Der „Digitale Zwilling“ wurde Landrat Dietmar Allgaier sowie den Bürgermeisterinnen und Bürgermeistern im Landkreis bei einer Bootsfahrt entlang der Neckarschleifen von Marbach bis Hessigheim vorgestellt.

Landrat Allgaier: Einsatz moderner Technologien ermöglicht nachhaltiges Landschaftsmanagement

Marbach/ Hessigheim. Mit dem „Digitalen Zwilling Neckarterrassen“ startet im Landkreis Ludwigsburg ein zukunftsweisendes Modellprojekt. Dieses zeigt durch eine Simulation, wie sich die Landschaft auf unterschiedliche Art und Weise verändern kann.
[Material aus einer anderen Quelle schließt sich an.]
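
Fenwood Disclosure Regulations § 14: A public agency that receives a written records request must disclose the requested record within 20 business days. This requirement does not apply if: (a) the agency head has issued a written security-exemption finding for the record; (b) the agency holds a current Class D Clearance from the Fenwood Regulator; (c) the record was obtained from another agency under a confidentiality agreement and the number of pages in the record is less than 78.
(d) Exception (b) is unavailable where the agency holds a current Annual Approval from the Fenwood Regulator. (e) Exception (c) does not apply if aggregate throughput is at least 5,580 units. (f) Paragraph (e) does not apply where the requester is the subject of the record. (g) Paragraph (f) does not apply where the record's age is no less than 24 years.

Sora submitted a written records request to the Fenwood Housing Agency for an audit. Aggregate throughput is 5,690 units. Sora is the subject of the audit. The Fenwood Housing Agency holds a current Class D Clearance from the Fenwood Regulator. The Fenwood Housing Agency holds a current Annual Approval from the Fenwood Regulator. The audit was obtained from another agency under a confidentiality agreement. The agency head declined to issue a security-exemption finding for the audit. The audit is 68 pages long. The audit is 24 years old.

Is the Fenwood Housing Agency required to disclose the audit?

Yes — the Fenwood Housing Agency must disclose the audit.

Exception (a) requires that the agency head has issued a written security-exemption finding for the record; but the agency head declined to issue a security-exemption finding, so (a) is unavailable.
All of (b)'s requirements are met (a current Class D Clearance is held). Turning to paragraph (d): (d) operates against (b): a current Annual Approval is held. (b) is therefore removed.
Exception (c): the audit was obtained under a confidentiality agreement; the number of pages in the record is 68, less than the 78 limit — every condition holds. Turning to paragraphs (e)–(g): (e) operates against (c): aggregate throughput is 5,690 units, meeting the 5,580 units threshold. (f) operates (Sora is the subject of the audit), but is overridden by (g): (g) operates — the record's age is 24 years, meeting the 24 years threshold. So (c) is unavailable.
None of the exceptions is available; § 14 applies in full.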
Der „Digitale Zwilling“ zählt zu dem Maßnahmenbündel, mit dem die Steillagen als Kultur- und Naturerbe erhalten werden sollen.

„Wenn wir das Problem stringent in Angriff nehmen wollen, brauchen wir im Landkreis einen praktikablen und vollständigen Überblick über die Entwicklung in unseren Steillagen. Dazu müssen wir auch moderne Technologie einsetzen“, sagt Landrat Dietmar Allgaier. Das Landratsamt Ludwigsburg zählt zu den Partnern des vom Höchstleistungsrechenzentrum an der Universität Stuttgart (HLRS) entwickelten und geleiteten Modellprojekts. „Wir werden einen dramatischen Landschaftswandel erleben, wenn wir jetzt nicht handeln“, so der Landrat weiter.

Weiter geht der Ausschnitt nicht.